En este clima de incertidumbre, Irán ha dejado claro que mantendrá sus puertos prácticamente cerrados, salvo para un número limitado de embarcaciones autorizadas, como respuesta al bloqueo impuesto por Estados Unidos. Las exigencias de Trump de reabrir el estrecho de Ormuz y entregar uranio enriquecido han sido desestimadas por Teherán, lo que potencia el riesgo de un conflicto mayor en la región. Este tipo de situaciones no solo afectan el precio del petróleo, que ha superado los 100 dólares el barril, sino que también impactan en la percepción de riesgo de los inversores hacia economías vulnerables.

En el ámbito local, los títulos de deuda soberana están mostrando un comportamiento dispar, con caídas significativas en algunos de los más relevantes. Por ejemplo, el Global 2046 ha registrado un incremento del 0,6%, mientras que el Bonar 2029 ha visto un aumento del 0,4%. Sin embargo, estas cifras no logran compensar el aumento del riesgo país, que ha escalado un 2,3% hasta alcanzar las 544 unidades, según los datos proporcionados por J.P. Morgan.

En el mercado accionario, el índice S&P Merval también refleja la preocupación de los inversores, cayendo un 0,5% y situándose en 2.885.590,17 puntos. Cuando se mide en dólares, la caída es similar, con un descenso del 0,5% a 1.957,94 puntos. Entre las acciones que más han sufrido se encuentran BBVA, con una caída del 5,4%, Banco Macro, que descendió un 3,9%, y Edenor, que cayó un 3,7%. Esta tendencia negativa se extiende a otras empresas como Grupo Financiero Galicia y Banco Supervielle, que también registraron descensos significativos.

Los American Depositary Receipts (ADRs) están mostrando un panorama similar, con una mayoría de descensos en sus cotizaciones.
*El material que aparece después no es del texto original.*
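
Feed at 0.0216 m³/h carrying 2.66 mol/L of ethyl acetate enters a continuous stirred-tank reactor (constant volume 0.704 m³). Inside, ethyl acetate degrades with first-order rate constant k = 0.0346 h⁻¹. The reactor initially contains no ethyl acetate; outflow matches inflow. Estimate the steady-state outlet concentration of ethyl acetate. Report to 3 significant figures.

1.25 mol/L

Accumulation = in − out − consumed: V dC/dt = Q C_in − Q C − k V C.
Steady state (dC/dt = 0): C_ss = Q C_in/(Q + kV) = C_in/(1 + kV/Q).
C_ss = 0.0216·2.66/(0.0216 + 0.0346·0.704) = 0.057456/0.045958 = 1.2502 mol/L.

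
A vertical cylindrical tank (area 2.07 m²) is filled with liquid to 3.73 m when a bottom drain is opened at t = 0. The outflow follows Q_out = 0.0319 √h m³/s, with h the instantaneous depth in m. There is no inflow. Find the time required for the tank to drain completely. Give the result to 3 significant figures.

251 s

A dh/dt = −Q_out = −0.0319 √h.
This is separable: 2 d(√h)/dt = −0.0319/A, so √h = √h₀ − (0.0319/(2A)) t.
Set h = 0: 2√h₀ = (0.0319/A) t_empty ⇒ t_empty = 2A√h₀/0.0319.
t_empty = 2·2.07·√3.73/0.0319 = 4.1400·1.9313/0.0319 = 250.65 s.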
Los mayores descensos se observan en BBVA, que cayó un 3,7%, seguido por Loma Negra con un 2,3% y Grupo Supervielle con un 2,2%. Esta situación es un reflejo del clima de inestabilidad en los mercados, donde las incertidumbres globales se traducen en una mayor aversión al riesgo por parte de los inversores en el contexto argentino.

La combinación de tensiones internacionales y una economía local debilitada plantea un escenario complejo para Argentina. Los inversores deberán estar atentos a la evolución de la situación en Irán y a cómo esto puede repercutir en los mercados globales y, en consecuencia, en la economía nacional. A medida que las dinámicas internacionales continúan cambiando, el país enfrenta desafíos significativos que requieren una atención y estrategia adecuadas para mitigar el impacto en su economía.